L’intervenante sociale du centre d’accueil où
séjourne Shamsa, qui se trouve dans un canton alémanique, atteste que le frère
et la sœur se téléphonent plusieurs fois par semaine. Ils se sont rencontrés
pour la première fois au centre en novembre 2013. Shamsa a décrit ces
retrouvailles de manière très positive. Ils ont passé les fêtes de fin d’année
ensemble et ils se retrouvent très souvent les week-end. L’état psychique de Shamsa
s’est fortement dégradé lorsqu’elle a appris la détention administrative de son
frère. Elle a pleuré durant tout l’entretien. Elle ne supporte pas l’idée que
son frère risque d’être renvoyé en Italie. Pendant de nombreuses années, elle
ne savait pas où il était ni ce qu’il était devenu. Depuis qu’ils se sont
retrouvés, ils se voient souvent et se téléphonent souvent. Quelqu’un a trouvé
la jeune fille avec un couteau à la main dans la cuisine. Elle était dans un
état de crise et il a fallu appeler immédiatement les urgences. Elle a été
hospitalisée en milieu psychiatrique en raison d’un état de détresse intense. Olivier
de son côté a aussi tenté de se suicider en détention, en avalant le contenu
d’une pile.
Ces deux frère et sœur, qui entretiennent des liens affectifs étroits
compte tenu de leur parcours de vie difficile et de leur jeune âge, et qui
n’ont aucune autre famille sur qui compter, vont être séparés par les autorités
qui ont décidé que la demande d’asile d’Olivier devait être traitée en Italie.

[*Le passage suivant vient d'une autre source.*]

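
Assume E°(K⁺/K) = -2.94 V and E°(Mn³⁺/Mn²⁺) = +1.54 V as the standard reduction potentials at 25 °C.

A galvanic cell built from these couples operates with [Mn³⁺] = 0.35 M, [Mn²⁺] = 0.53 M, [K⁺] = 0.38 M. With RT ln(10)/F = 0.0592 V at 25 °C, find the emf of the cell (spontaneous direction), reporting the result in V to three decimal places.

Mn³⁺/Mn²⁺ is the cathode (higher E°), K⁺/K the anode: E°cell = +1.54 − (-2.94) = +4.48 V, n = 1.
Overall: Mn³⁺(aq) + K(s) → Mn²⁺(aq) + K⁺(aq)
Q = [Mn²⁺]·[K⁺] / ([Mn³⁺]); log Q = -0.240.
E = E° − (0.0592/n) log Q = +4.48 − (0.0592/1)(-0.240) = +4.494 V.

+4.494 V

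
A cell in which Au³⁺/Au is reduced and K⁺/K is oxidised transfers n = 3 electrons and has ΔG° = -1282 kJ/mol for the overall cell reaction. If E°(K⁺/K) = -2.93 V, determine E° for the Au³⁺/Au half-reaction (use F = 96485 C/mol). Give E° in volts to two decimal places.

+1.50 V

E°cell = −ΔG°/(nF) = −(-1282×10³)/((3)(96485)) = +4.429 V.
Since Au³⁺/Au is the cathode and K⁺/K the anode, E°cell = E°(Au³⁺/Au) − E°(K⁺/K).
So E°(Au³⁺/Au) = E°cell + E°(K⁺/K) = +4.429 + (-2.93) = +1.50 V.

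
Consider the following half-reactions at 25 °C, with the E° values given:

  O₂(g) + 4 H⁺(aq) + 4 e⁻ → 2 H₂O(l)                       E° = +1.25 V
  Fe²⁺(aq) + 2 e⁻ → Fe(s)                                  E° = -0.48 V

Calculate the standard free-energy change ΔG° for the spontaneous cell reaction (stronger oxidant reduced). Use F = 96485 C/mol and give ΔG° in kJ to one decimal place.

-667.7 kJ

O₂/H₂O (E° = +1.25 V) is the cathode; Fe²⁺/Fe (E° = -0.48 V) is the anode, so E°cell = +1.73 V.
Balancing electrons gives n = 4 (lcm of 4 and 2).
ΔG° = −nFE° = −(4)(96485)(+1.73) = -667,676 J = -667.7 kJ.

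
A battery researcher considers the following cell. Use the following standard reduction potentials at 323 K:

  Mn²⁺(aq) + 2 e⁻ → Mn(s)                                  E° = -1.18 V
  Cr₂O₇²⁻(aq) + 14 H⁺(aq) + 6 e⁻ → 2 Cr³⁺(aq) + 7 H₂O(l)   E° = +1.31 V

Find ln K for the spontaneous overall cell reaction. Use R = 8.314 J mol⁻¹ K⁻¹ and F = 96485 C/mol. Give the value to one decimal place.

536.8

Cathode: Cr₂O₇²⁻/Cr³⁺; anode: Mn²⁺/Mn. E°cell = (+1.31) − (-1.18) = +2.49 V, with n = 6.
ΔG° = −nFE° = −RT ln K, so ln K = nFE°/(RT) = (6)(96485)(+2.49) / ((8.314)(323)) = 536.782.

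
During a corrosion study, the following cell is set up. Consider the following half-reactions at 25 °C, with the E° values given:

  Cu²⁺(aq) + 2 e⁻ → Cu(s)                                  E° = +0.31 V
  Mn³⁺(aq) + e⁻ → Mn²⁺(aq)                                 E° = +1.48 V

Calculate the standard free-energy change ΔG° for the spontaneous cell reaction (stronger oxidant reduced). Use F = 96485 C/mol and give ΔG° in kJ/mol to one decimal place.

-225.8 kJ/mol

Mn³⁺/Mn²⁺ (E° = +1.48 V) is the cathode; Cu²⁺/Cu (E° = +0.31 V) is the anode, so E°cell = +1.17 V.
Balancing electrons gives n = 2 (lcm of 1 and 2).
ΔG° = −nFE° = −(2)(96485)(+1.17) = -225,775 J = -225.8 kJ/mol.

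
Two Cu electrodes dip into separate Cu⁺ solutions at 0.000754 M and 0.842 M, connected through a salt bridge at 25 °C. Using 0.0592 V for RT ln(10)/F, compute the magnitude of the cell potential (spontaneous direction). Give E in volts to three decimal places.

For a concentration cell E°cell = 0. The 0.842 M side is the cathode (reduction is favoured where [Cu⁺] is higher).
With n = 1, E = −(0.0592/1) log([Cu⁺]ₐₙ/[Cu⁺]꜀ₐₜ) = −(0.0592/1) log(0.000754/0.842) = −(0.0592/1)(-3.048) = +0.180 V.

+0.180 V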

Il s’agit d’une décision administrative digne de la plus haute bureaucratie,
laquelle n’a que pour objet l’application des règlements de police, qui
définissent ce qui est bon pour la Suisse, c’est-à-dire qu’il y ait le moins de
requérants d’asile possible sur le territoire helvétique. Les autorités sont demeurées
sourdes à la situation de détresse et d’humiliation dans laquelle les deux
jumeaux se retrouveront après avoir été séparés de force, contre leur volonté.
Le processus de l’asile est censé prendre en compte les besoins de protection
des gens. Ici, le traitement administratif a prévalu, qui rompt les liens de
famille d’Olivier et de Shamsa et les prives de la liberté de vivre ensemble
selon leurs besoins affectifs et identitaires respectifs. Le traitement
administratif détruit l’individu, sa famille, ses libertés et son identité.